Energy Task Force Advisors Revealed, Six Years after Meetings
by Sam Kim, 7/24/2007
In the long-standing struggle to gain access to details regarding Vice President Dick Cheney's energy task force meetings in 2000 and 2001, the Washington Post reported last week some of the many players who influenced the vice president's policy recommendations. An undisclosed former White House official gave the Post a list of approximately 300 names, companies and organizations who met with White House staff.
With the release of the task force's May 2001 report urging the adoption of energy policies geared toward the expansion of drilling opportunities and increased oil and gas supplies, public interest groups and the General Accounting Office (now called the Government Accountability Office (GAO)) tried to review the process surrounding the vice president's energy task force, including the substance and logistics of various meetings between the White House and industry representatives. At every turn, the administration rebuffed their efforts. As previously reported by the Watcher, the courts found that the vice president is not required to release details on whom he or his staff met with, let alone the substance of the meetings.

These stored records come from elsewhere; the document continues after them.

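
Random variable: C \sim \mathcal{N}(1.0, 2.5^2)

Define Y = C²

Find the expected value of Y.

Using E[X²] = Var(X) + (E[X])²:
E[C] = 1
Var(C) = 2.5^2 = 6.25
E[C²] = 6.25 + 1² = 6.25 + 1 = 7.25

7.25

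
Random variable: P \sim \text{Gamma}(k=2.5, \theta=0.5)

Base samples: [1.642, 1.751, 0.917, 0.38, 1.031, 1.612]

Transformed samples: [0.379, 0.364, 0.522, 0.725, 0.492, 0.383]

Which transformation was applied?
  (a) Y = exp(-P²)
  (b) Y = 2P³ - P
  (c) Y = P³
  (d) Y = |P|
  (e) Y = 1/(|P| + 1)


Checking option (e) Y = 1/(|P| + 1):
  P = 1.642 -> Y = 0.379 ✓
  P = 1.751 -> Y = 0.364 ✓
  P = 0.917 -> Y = 0.522 ✓
All samples match this transformation.

(e) 1/(|P| + 1)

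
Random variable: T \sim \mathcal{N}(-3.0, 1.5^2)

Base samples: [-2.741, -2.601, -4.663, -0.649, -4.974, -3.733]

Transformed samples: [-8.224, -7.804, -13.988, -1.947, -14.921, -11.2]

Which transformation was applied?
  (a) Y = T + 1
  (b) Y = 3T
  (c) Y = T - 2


Checking option (b) Y = 3T:
  T = -2.741 -> Y = -8.224 ✓
  T = -2.601 -> Y = -7.804 ✓
  T = -4.663 -> Y = -13.988 ✓
All samples match this transformation.

(b) 3T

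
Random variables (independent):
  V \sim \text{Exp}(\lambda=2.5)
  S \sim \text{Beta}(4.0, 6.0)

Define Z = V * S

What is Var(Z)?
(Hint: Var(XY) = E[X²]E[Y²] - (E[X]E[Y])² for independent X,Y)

Var(XY) = E[X²]E[Y²] - (E[X]E[Y])²
E[V] = 0.4, Var(V) = 0.16
E[S] = 0.4, Var(S) = 0.021818182
E[V²] = 0.16 + 0.4² = 0.32
E[S²] = 0.021818182 + 0.4² = 0.18181818
Var(Z) = 0.32*0.18181818 - (0.4*0.4)²
= 0.058181818 - 0.0256 = 0.032581818

0.032581818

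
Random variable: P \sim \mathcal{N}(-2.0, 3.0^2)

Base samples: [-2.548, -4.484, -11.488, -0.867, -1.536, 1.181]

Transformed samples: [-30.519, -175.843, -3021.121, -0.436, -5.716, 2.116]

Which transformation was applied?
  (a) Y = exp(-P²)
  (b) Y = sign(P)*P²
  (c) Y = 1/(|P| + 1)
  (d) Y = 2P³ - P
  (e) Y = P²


Checking option (d) Y = 2P³ - P:
  P = -2.548 -> Y = -30.519 ✓
  P = -4.484 -> Y = -175.843 ✓
  P = -11.488 -> Y = -3021.121 ✓
All samples match this transformation.

(d) 2P³ - P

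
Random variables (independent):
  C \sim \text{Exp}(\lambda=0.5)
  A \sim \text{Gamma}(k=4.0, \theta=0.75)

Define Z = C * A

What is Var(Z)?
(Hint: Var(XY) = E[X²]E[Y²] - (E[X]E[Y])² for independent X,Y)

Var(XY) = E[X²]E[Y²] - (E[X]E[Y])²
E[C] = 2, Var(C) = 4
E[A] = 3, Var(A) = 2.25
E[C²] = 4 + 2² = 8
E[A²] = 2.25 + 3² = 11.25
Var(Z) = 8*11.25 - (2*3)²
= 90 - 36 = 54

54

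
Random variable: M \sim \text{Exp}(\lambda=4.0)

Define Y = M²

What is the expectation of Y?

E[M²] = Var(M) + (E[M])² = 0.0625 + 0.0625 = 0.125

0.125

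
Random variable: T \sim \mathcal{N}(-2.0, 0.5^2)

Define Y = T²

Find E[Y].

Using E[X²] = Var(X) + (E[X])²:
E[T] = -2
Var(T) = 0.5^2 = 0.25
E[T²] = 0.25 + (-2)² = 0.25 + 4 = 4.25

4.25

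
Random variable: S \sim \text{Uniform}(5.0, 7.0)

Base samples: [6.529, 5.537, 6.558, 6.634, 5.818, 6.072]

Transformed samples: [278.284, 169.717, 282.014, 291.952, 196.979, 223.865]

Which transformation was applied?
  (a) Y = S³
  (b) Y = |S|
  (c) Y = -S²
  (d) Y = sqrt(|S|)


Checking option (a) Y = S³:
  S = 6.529 -> Y = 278.284 ✓
  S = 5.537 -> Y = 169.717 ✓
  S = 6.558 -> Y = 282.014 ✓
All samples match this transformation.

(a) S³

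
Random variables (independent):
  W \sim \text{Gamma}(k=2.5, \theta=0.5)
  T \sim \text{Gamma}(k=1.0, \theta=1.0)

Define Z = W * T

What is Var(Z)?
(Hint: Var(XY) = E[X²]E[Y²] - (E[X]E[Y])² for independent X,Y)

Var(XY) = E[X²]E[Y²] - (E[X]E[Y])²
E[W] = 1.25, Var(W) = 0.625
E[T] = 1, Var(T) = 1
E[W²] = 0.625 + 1.25² = 2.1875
E[T²] = 1 + 1² = 2
Var(Z) = 2.1875*2 - (1.25*1)²
= 4.375 - 1.5625 = 2.8125

2.8125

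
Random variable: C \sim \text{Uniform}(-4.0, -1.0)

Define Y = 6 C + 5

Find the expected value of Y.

For Y = 6C + 5:
E[Y] = 6 * E[C] + 5
E[C] = (-4 - 1)/2 = -2.5
E[Y] = 6 * (-2.5) + 5 = -10

-10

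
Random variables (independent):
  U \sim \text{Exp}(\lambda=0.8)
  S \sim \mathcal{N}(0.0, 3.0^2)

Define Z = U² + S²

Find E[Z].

E[Z] = E[U²] + E[S²]
E[U²] = Var(U) + E[U]² = 1.5625 + 1.5625 = 3.125
E[S²] = Var(S) + E[S]² = 9 + 0 = 9
E[Z] = 3.125 + 9 = 12.125

12.125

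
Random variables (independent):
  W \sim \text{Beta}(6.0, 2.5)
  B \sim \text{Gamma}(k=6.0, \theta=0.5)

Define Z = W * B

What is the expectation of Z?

For independent RVs: E[XY] = E[X]*E[Y]
E[W] = 0.70588235
E[B] = 3
E[Z] = 0.70588235 * 3 = 2.1176471

2.1176471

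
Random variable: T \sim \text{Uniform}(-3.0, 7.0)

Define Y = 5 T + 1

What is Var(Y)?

For Y = aT + b: Var(Y) = a² * Var(T)
Var(T) = (7 + 3)^2/12 = 8.3333333
Var(Y) = 5² * 8.3333333 = 25 * 8.3333333 = 208.33333

208.33333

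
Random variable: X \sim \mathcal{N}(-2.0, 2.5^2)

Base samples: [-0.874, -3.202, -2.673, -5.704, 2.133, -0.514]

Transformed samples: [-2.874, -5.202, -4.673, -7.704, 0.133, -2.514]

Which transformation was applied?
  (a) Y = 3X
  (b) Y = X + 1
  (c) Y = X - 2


Checking option (c) Y = X - 2:
  X = -0.874 -> Y = -2.874 ✓
  X = -3.202 -> Y = -5.202 ✓
  X = -2.673 -> Y = -4.673 ✓
All samples match this transformation.

(c) X - 2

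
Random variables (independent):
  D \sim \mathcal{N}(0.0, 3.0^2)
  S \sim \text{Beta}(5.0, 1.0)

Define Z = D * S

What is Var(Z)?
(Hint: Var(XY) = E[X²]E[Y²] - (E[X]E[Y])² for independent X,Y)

Var(XY) = E[X²]E[Y²] - (E[X]E[Y])²
E[D] = 0, Var(D) = 9
E[S] = 0.83333333, Var(S) = 0.01984127
E[D²] = 9 + 0² = 9
E[S²] = 0.01984127 + 0.83333333² = 0.71428571
Var(Z) = 9*0.71428571 - (0*0.83333333)²
= 6.4285714 - 0 = 6.4285714

6.4285714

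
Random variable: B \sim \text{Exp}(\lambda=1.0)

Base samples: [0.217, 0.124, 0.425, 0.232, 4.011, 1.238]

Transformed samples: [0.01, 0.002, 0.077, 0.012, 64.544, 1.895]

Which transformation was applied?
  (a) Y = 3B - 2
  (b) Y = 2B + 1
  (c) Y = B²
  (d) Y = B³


Checking option (d) Y = B³:
  B = 0.217 -> Y = 0.01 ✓
  B = 0.124 -> Y = 0.002 ✓
  B = 0.425 -> Y = 0.077 ✓
All samples match this transformation.

(d) B³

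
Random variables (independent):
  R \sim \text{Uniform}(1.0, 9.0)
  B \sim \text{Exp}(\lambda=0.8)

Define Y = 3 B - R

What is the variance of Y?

For independent RVs: Var(aX + bY) = a²Var(X) + b²Var(Y)
Var(R) = 5.3333333
Var(B) = 1.5625
Var(Y) = (-1)²*5.3333333 + 3²*1.5625
= 1*5.3333333 + 9*1.5625 = 19.395833

19.395833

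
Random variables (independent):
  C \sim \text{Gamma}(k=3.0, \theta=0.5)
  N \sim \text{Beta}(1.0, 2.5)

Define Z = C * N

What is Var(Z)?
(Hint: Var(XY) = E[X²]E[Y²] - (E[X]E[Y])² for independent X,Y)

Var(XY) = E[X²]E[Y²] - (E[X]E[Y])²
E[C] = 1.5, Var(C) = 0.75
E[N] = 0.28571429, Var(N) = 0.045351474
E[C²] = 0.75 + 1.5² = 3
E[N²] = 0.045351474 + 0.28571429² = 0.12698413
Var(Z) = 3*0.12698413 - (1.5*0.28571429)²
= 0.38095238 - 0.18367347 = 0.19727891

0.19727891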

The Post, however, gained access to a few of the details regarding whom Cheney and his staff met with. Documents turned over to the Post disclosed a list of oil and gas companies and industry groups that met with White House staff. The list includes executives at approximately 20 oil and gas companies including Exxon Mobil and British Petroleum; electric companies such as Enron, Duke Energy and Constellation Energy Group; and approximately 36 trade associations, such as the American Petroleum Institute and the National Mining Association. It was reported that many of these companies and trade associations submitted detailed policy recommendations to White House officials.
Interestingly, many of the people and companies listed were contributors to the Bush-Cheney 2000 presidential campaign. The New York Times reports that those on this list contributed more than $570,000.
The fact that it took a leak six years after the fact to reveal who attended White House meetings in the development of national energy policy is an indication of this administration's disdain towards government openness and accountability. Even nonpartisan, investigative federal agencies like the GAO were prevented from accessing any details regarding the meetings. The Office of the Vice President continues to maintain that White House officials have a right to receive candid and confidential advice, even though meetings of advisory groups, under the Federal Advisory Committee Act, are required to be open with advance public notice.